In many ways, Congress strongly resembled those mass meetings of chess masters that were so in vogue back in the 1970s, with pale, solemn types gathering in a smoky room in some city hotel to talk in hushed tones about rules, clauses and the chances of getting into the Pink Elephant.

Congress was the only perk the delegates called upon in all their years of sifting through mountains of paper work. It was not perhaps as nakedly glorious as starring in an All-Ireland final but the concise and legally flawless drafting of a motion could guarantee a man certain coy and admiring glances, eyelashes fluttering. So what if the flutterer was Frank Murphy?

In the good old days, Congress meant a few jars and a sing-song in Barry's on Friday night, a hearty fry in the morning and then a long, satisfying day of inserting and removing rules that were generally ignored on the field of play anyway. Generally, the delegates were back home in time for the Sunday roast.

Over the years, though, that has begun to change and like the Amish community, Congress has felt the prying eyes of the outside world fixating on their little ways.

It has to be said the way of life for the delegate changed forever back in 2001 when the long-standing, and often much-loved, Rule 42 was up for a bit of an inspection. It was a dark day indeed that the simple fact of a few delegates feeling the need to attend the bathroom at a given moment became the butt of such derision. It was all very well for the newspapers to get smart about it and make sly suggestions that the delegates had, in fact, avoided voting on good old 42 by cowering inside the cubicles of the jacks. It was a slur that enraged the delegates then and continues to enrage them now.

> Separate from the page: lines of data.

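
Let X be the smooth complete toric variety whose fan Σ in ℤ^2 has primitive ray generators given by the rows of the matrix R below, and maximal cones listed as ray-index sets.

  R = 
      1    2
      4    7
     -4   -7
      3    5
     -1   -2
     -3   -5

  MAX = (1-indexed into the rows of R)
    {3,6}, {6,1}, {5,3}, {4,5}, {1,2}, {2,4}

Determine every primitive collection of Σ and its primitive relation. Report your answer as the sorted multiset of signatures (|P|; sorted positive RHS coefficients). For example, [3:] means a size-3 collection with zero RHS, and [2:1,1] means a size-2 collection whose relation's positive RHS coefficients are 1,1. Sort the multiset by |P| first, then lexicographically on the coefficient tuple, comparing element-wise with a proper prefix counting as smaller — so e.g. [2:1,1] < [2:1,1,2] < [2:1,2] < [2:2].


Σ has 9 primitive collections:

  • {1,5}:  v_{1} + v_{5} = 0 — sig = [2:]
  • {2,3}:  v_{2} + v_{3} = 0 — sig = [2:]
  • {4,6}:  v_{4} + v_{6} = 0 — sig = [2:]
  • {1,3}:  v_{1} + v_{3} = v_{6} — sig = [2:1]
  • {1,4}:  v_{1} + v_{4} = v_{2} — sig = [2:1]
  • {2,5}:  v_{2} + v_{5} = v_{4} — sig = [2:1]
  • {2,6}:  v_{2} + v_{6} = v_{1} — sig = [2:1]
  • {3,4}:  v_{3} + v_{4} = v_{5} — sig = [2:1]
  • {5,6}:  v_{5} + v_{6} = v_{3} — sig = [2:1]

Sorted signature multiset PRS(X):
    |P|=2: 9 collections, coeffs (), (), (), (1), (1), (1), (1), (1), (1)


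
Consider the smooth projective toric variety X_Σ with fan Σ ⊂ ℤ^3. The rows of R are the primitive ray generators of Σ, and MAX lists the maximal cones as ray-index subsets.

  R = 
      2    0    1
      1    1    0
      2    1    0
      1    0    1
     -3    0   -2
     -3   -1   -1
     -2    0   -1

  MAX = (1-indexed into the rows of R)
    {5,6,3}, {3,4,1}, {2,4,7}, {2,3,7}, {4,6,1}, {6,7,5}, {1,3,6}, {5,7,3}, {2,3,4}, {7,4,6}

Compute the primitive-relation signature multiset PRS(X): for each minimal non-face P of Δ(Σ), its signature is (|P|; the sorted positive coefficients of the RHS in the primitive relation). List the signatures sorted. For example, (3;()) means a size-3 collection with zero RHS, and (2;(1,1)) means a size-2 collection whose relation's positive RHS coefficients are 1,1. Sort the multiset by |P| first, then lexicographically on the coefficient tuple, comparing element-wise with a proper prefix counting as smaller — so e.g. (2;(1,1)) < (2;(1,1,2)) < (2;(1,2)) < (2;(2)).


9 collections generate NE(X_Σ); each relation:

  {1,7}:  v_{1} + v_{7} = 0 ; sig = (2;())
  {2,6}:  v_{2} + v_{6} = v_{7} ; sig = (2;(1))
  {4,5}:  v_{4} + v_{5} = v_{7} ; sig = (2;(1))
  {1,2}:  v_{1} + v_{2} = v_{3} + v_{4} ; sig = (2;(1,1))
  {1,5}:  v_{1} + v_{5} = v_{3} + v_{6} ; sig = (2;(1,1))
  {2,5}:  v_{2} + v_{5} = v_{3} + 2·v_{7} ; sig = (2;(1,2))
  {3,4,6}:  v_{3} + v_{4} + v_{6} = 0 ; sig = (3;())
  {3,4,7}:  v_{3} + v_{4} + v_{7} = v_{2} ; sig = (3;(1))
  {3,6,7}:  v_{3} + v_{6} + v_{7} = v_{5} ; sig = (3;(1))

Hence PRS(X_Σ) =
    (2;())
    (2;(1))
    (2;(1))
    (2;(1,1))
    (2;(1,1))
    (2;(1,2))
    (3;())
    (3;(1))
    (3;(1))


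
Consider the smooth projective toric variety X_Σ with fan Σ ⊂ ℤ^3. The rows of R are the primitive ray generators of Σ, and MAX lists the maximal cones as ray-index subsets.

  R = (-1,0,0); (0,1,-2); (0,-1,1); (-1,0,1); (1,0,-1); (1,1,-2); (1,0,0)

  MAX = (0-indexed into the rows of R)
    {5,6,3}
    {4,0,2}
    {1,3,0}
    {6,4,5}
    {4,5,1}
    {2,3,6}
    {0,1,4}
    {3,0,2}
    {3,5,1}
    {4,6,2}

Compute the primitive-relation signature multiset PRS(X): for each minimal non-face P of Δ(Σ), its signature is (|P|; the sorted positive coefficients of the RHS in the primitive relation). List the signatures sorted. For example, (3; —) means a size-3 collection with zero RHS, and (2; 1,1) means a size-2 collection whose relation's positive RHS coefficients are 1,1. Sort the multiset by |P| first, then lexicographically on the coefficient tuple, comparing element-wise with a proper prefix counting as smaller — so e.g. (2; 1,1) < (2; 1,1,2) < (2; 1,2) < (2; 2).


Δ(Σ) — 7 vertices, 6 min non-faces:

  {0,6}:  v_{0} + v_{6} = 0 ; sig = (2; —)
  {3,4}:  v_{3} + v_{4} = 0 ; sig = (2; —)
  {0,5}:  v_{0} + v_{5} = v_{1} ; sig = (2; 1)
  {1,6}:  v_{1} + v_{6} = v_{5} ; sig = (2; 1)
  {2,5}:  v_{2} + v_{5} = v_{4} ; sig = (2; 1)
  {1,2}:  v_{1} + v_{2} = v_{0} + v_{4} ; sig = (2; 1,1)

so the primitive-relation signature multiset is
    |P|=2: 6 collections, coeffs (), (), (1), (1), (1), (1,1)


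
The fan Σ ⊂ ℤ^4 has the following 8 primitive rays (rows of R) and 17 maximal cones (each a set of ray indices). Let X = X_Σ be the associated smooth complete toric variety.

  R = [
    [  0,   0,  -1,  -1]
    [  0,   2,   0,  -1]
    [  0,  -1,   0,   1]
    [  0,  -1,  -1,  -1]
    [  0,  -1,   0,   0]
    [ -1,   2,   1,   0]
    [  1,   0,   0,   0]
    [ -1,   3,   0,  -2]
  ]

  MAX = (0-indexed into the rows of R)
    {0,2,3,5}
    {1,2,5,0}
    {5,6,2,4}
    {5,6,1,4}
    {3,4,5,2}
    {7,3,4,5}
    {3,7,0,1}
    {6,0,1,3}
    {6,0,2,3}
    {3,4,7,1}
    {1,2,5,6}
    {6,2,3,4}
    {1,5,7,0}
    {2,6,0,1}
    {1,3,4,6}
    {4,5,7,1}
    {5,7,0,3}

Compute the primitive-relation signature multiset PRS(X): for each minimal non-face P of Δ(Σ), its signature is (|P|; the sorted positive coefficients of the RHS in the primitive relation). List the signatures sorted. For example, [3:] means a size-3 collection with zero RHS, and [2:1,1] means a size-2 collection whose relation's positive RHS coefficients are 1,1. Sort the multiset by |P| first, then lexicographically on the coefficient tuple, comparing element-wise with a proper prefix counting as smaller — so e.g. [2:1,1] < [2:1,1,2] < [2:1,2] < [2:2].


Primitive collections (8):

  {0,4}:  v_{0} + v_{4} = v_{3} — sig = [2:1]
  {2,7}:  v_{2} + v_{7} = v_{0} + v_{5} — sig = [2:1,1]
  {6,7}:  v_{6} + v_{7} = 2·v_{1} + v_{4} — sig = [2:1,2]
  {1,2,4}:  v_{1} + v_{2} + v_{4} = 0 — sig = [3:]
  {0,5,6}:  v_{0} + v_{5} + v_{6} = v_{1} — sig = [3:1]
  {1,2,3}:  v_{1} + v_{2} + v_{3} = v_{0} — sig = [3:1]
  {1,3,5}:  v_{1} + v_{3} + v_{5} = v_{7} — sig = [3:1]
  {3,5,6}:  v_{3} + v_{5} + v_{6} = v_{1} + v_{4} — sig = [3:1,1]

Sorted signature multiset PRS(X):
    [2:1]
    [2:1,1]
    [2:1,2]
    [3:]
    [3:1]
    [3:1]
    [3:1]
    [3:1,1]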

There was, of course, no point in explaining to the newspapers that having enjoyed a Charlie Landsborough concert the night before, several of the delegates made the mistake of stopping by a local Chinese takeaway for a late-night treat.

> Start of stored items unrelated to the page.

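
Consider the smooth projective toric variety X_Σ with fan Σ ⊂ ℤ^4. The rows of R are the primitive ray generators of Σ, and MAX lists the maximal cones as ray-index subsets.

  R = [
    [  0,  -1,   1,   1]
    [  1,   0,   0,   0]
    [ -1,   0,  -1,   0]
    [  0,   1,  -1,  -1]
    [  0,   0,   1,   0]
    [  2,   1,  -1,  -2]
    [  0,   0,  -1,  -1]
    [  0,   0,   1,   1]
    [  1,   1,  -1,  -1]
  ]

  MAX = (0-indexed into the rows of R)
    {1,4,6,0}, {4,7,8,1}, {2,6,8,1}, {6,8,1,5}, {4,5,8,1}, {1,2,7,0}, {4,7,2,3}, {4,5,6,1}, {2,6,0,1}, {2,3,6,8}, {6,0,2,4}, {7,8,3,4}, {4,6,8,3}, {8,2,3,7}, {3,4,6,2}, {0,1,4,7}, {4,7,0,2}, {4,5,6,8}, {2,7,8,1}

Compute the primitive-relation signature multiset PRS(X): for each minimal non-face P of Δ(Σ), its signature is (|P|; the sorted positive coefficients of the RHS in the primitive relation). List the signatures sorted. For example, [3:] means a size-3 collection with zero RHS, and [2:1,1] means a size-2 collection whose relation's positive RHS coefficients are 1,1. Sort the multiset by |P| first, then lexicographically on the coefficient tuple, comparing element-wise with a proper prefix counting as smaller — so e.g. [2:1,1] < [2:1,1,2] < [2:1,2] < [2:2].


Δ(Σ) — 9 vertices, 11 min non-faces:

  {0,3}:  v_{0} + v_{3} = 0  ⇒ sig = [2:]
  {6,7}:  v_{6} + v_{7} = 0  ⇒ sig = [2:]
  {0,8}:  v_{0} + v_{8} = v_{1}  ⇒ sig = [2:1]
  {1,3}:  v_{1} + v_{3} = v_{8}  ⇒ sig = [2:1]
  {2,5}:  v_{2} + v_{5} = v_{6} + v_{8}  ⇒ sig = [2:1,1]
  {5,7}:  v_{5} + v_{7} = v_{1} + v_{4} + v_{8}  ⇒ sig = [2:1,1,1]
  {0,5}:  v_{0} + v_{5} = 2·v_{1} + v_{4} + v_{6}  ⇒ sig = [2:1,1,2]
  {3,5}:  v_{3} + v_{5} = v_{4} + v_{6} + 2·v_{8}  ⇒ sig = [2:1,1,2]
  {1,2,4}:  v_{1} + v_{2} + v_{4} = 0  ⇒ sig = [3:]
  {2,4,8}:  v_{2} + v_{4} + v_{8} = v_{3}  ⇒ sig = [3:1]
  {1,4,6,8}:  v_{1} + v_{4} + v_{6} + v_{8} = v_{5}  ⇒ sig = [4:1]

Sorted signature multiset PRS(X):
    [2:]
    [2:]
    [2:1]
    [2:1]
    [2:1,1]
    [2:1,1,1]
    [2:1,1,2]
    [2:1,1,2]
    [3:]
    [3:1]
    [4:1]


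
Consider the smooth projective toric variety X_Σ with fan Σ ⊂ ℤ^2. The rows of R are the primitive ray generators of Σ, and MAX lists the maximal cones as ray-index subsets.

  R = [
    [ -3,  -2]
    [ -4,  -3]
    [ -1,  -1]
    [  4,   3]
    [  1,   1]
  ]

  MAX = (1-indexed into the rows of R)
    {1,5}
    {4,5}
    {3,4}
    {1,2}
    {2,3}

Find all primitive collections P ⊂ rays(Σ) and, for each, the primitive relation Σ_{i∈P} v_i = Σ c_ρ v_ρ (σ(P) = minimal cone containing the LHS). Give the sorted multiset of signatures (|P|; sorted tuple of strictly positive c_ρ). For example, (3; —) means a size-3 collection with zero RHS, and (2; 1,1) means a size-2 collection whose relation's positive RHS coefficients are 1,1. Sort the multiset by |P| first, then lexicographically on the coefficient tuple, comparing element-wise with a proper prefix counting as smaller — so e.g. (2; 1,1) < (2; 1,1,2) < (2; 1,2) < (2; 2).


|primitive collections| = 5. Relations:

  {2,4}:  v_{2} + v_{4} = 0 ; sig = (2; —)
  {3,5}:  v_{3} + v_{5} = 0 ; sig = (2; —)
  {1,3}:  v_{1} + v_{3} = v_{2} ; sig = (2; 1)
  {1,4}:  v_{1} + v_{4} = v_{5} ; sig = (2; 1)
  {2,5}:  v_{2} + v_{5} = v_{1} ; sig = (2; 1)

Hence PRS(X_Σ) =
    (2; —)
    (2; —)
    (2; 1)
    (2; 1)
    (2; 1)


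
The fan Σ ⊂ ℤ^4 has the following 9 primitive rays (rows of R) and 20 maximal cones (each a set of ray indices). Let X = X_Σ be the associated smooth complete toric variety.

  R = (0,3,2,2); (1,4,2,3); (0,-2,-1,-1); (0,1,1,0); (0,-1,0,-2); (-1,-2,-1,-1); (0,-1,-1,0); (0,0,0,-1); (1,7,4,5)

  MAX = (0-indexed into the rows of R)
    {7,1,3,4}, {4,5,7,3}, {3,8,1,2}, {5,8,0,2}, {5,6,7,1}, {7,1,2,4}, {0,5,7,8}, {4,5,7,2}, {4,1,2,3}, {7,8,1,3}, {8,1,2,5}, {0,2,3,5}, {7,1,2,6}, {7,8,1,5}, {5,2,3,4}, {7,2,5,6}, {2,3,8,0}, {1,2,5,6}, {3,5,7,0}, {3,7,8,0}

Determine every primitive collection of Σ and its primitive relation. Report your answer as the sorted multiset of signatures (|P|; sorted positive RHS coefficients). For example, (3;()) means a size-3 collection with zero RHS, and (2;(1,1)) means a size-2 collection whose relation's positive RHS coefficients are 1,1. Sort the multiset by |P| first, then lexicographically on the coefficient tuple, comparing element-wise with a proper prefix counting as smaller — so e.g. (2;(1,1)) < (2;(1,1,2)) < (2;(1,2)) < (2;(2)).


The 14 primitive collections of Σ (r=9, n=4):

  • {3,6}:  v_{3} + v_{6} = 0 — sig = (2;())
  • {0,1}:  v_{0} + v_{1} = v_{8} — sig = (2;(1))
  • {0,6}:  v_{0} + v_{6} = v_{1} + v_{5} — sig = (2;(1,1))
  • {4,6}:  v_{4} + v_{6} = v_{2} + v_{7} — sig = (2;(1,1))
  • {4,8}:  v_{4} + v_{8} = v_{1} + 2·v_{3} — sig = (2;(1,2))
  • {6,8}:  v_{6} + v_{8} = 2·v_{1} + v_{5} — sig = (2;(1,2))
  • {0,4}:  v_{0} + v_{4} = 2·v_{3} — sig = (2;(2))
  • {0,2,7}:  v_{0} + v_{2} + v_{7} = v_{3} — sig = (3;(1))
  • {1,3,5}:  v_{1} + v_{3} + v_{5} = v_{0} — sig = (3;(1))
  • {1,4,5}:  v_{1} + v_{4} + v_{5} = v_{3} — sig = (3;(1))
  • {2,3,7}:  v_{2} + v_{3} + v_{7} = v_{4} — sig = (3;(1))
  • {2,7,8}:  v_{2} + v_{7} + v_{8} = v_{1} + v_{3} — sig = (3;(1,1))
  • {3,5,8}:  v_{3} + v_{5} + v_{8} = 2·v_{0} — sig = (3;(2))
  • {1,2,5,7}:  v_{1} + v_{2} + v_{5} + v_{7} = 0 — sig = (4;())

Sorted signature multiset PRS(X):
{ (2;()),  (2;(1)),  (2;(1,1)) ×2,  (2;(1,2)) ×2,  (2;(2)),  (3;(1)) ×4,  (3;(1,1)),  (3;(2)),  (4;()) }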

As a kind of private joke (the delegates' capacity for humour is often overlooked) they all ordered a number 42 with fried rice. It just so happened that the chemical reaction of that delicious kung-po prawn concoction to the dozen or so pints of stout swallowed earlier was reaching critical mass at the very moment the vote on the clár was about to be taken.

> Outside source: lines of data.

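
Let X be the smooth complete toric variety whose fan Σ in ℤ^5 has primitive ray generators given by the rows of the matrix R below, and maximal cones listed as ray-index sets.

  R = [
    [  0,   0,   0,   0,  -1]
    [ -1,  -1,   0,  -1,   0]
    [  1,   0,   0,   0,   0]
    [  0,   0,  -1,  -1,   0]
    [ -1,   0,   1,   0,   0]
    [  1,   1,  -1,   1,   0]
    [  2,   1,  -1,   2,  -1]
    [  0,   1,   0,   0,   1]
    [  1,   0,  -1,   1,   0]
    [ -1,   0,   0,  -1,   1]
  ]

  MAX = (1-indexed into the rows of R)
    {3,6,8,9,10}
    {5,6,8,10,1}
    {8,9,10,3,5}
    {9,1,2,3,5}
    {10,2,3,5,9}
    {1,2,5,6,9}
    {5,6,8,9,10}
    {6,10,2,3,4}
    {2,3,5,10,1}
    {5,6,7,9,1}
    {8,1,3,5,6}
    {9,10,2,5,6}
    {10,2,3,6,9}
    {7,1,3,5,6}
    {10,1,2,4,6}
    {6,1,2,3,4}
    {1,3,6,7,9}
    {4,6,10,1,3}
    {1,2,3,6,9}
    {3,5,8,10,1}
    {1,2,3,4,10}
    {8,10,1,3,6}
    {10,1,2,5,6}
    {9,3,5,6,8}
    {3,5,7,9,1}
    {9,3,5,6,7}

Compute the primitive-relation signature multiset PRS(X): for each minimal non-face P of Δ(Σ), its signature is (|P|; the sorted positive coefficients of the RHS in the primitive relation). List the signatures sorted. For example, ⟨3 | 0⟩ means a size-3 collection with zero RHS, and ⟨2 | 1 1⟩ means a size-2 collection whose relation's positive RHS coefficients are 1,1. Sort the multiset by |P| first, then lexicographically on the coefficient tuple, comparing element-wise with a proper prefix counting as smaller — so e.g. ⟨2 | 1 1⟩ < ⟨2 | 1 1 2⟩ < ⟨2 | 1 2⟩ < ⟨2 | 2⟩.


Σ has 14 primitive collections:

  {2,8}:  v_{2} + v_{8} = v_{10} ; sig = ⟨2 | 1⟩
  {7,10}:  v_{7} + v_{10} = v_{6} ; sig = ⟨2 | 1⟩
  {2,7}:  v_{2} + v_{7} = v_{1} + v_{9} ; sig = ⟨2 | 1 1⟩
  {4,5}:  v_{4} + v_{5} = v_{1} + v_{10} ; sig = ⟨2 | 1 1⟩
  {4,7}:  v_{4} + v_{7} = v_{1} + v_{2} + v_{3} + 2·v_{6} ; sig = ⟨2 | 1 1 1 2⟩
  {4,8}:  v_{4} + v_{8} = v_{1} + v_{3} + v_{6} + 2·v_{10} ; sig = ⟨2 | 1 1 1 2⟩
  {7,8}:  v_{7} + v_{8} = v_{3} + v_{5} + 2·v_{6} ; sig = ⟨2 | 1 1 2⟩
  {4,9}:  v_{4} + v_{9} = 2·v_{2} + v_{3} + 2·v_{6} ; sig = ⟨2 | 1 2 2⟩
  {1,8,9}:  v_{1} + v_{8} + v_{9} = v_{6} ; sig = ⟨3 | 1⟩
  {1,9,10}:  v_{1} + v_{9} + v_{10} = v_{2} + v_{6} ; sig = ⟨3 | 1 1⟩
  {2,3,5,6}:  v_{2} + v_{3} + v_{5} + v_{6} = 0 ; sig = ⟨4 | 0⟩
  {3,5,6,10}:  v_{3} + v_{5} + v_{6} + v_{10} = v_{8} ; sig = ⟨4 | 1⟩
  {1,2,3,6,10}:  v_{1} + v_{2} + v_{3} + v_{6} + v_{10} = v_{4} ; sig = ⟨5 | 1⟩
  {1,3,5,6,9}:  v_{1} + v_{3} + v_{5} + v_{6} + v_{9} = v_{7} ; sig = ⟨5 | 1⟩

Signatures (|P|; sorted positive RHS coefficients), sorted:
[⟨2 | 1⟩, ⟨2 | 1⟩, ⟨2 | 1 1⟩, ⟨2 | 1 1⟩, ⟨2 | 1 1 1 2⟩, ⟨2 | 1 1 1 2⟩, ⟨2 | 1 1 2⟩, ⟨2 | 1 2 2⟩, ⟨3 | 1⟩, ⟨3 | 1 1⟩, ⟨4 | 0⟩, ⟨4 | 1⟩, ⟨5 | 1⟩, ⟨5 | 1⟩]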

Many delegates moved through the Congress room with an urgent, light step their comrades had not seen since their long-forgotten and ill-fated under-21 days. As one of the stricken delegates noted ironically afterwards, they all got rid of 42 in a more stressful way than they would ever be given credit for.

Since then, the public perception of Congress has changed. The airwaves have been filled with nothing but discussions on the ways of Congress as the public became more and more fascinated with this clandestine, powerful and even sexy group of GAA shakers and movers. Today's gathering at Croke Park is bound to attract maximum interest and has the feel of the denouement of a Martin Scorsese epic. The delegates are made men. It will be no surprise if the various counties arrive at Croke Park today in stretch limousines, Prada shades hiding the murder in their eyes as they kiss other delegates on the cheek.

For this is the day of days for all GAA delegates. Not since the era of Eamon de Valera and Michael Collins has the country been so divided on a single issue. GAA delegates head in to vote today under no illusion - the future of the country rests upon their shoulders. Who can guess at the internal conflicts that are ripping their very souls apart? Vote to keep Rule 42 and they will stand accused of plunging dear old Éire back into the dark ages, with hedge schools and faction fights and great Eurovision songs. Vote Yes and before they can sing the first verse of Rule Britannia, their daughter will have shacked up with Lee Bowyer.

After the vote there will be television interviews to conduct and VIP passes into Lillies to be activated. There will be autographs to sign and autobiographies to pen. Rule 42: My Hell is known to be the provisional title for the life stories of at least 10 delegates.

In years to come, they will build bronze statues in the honour of the brave delegates of the year twenty-hundred-and-five. But their valour cannot be measured now. As the saying goes, they signed their death warrant today, Kitty.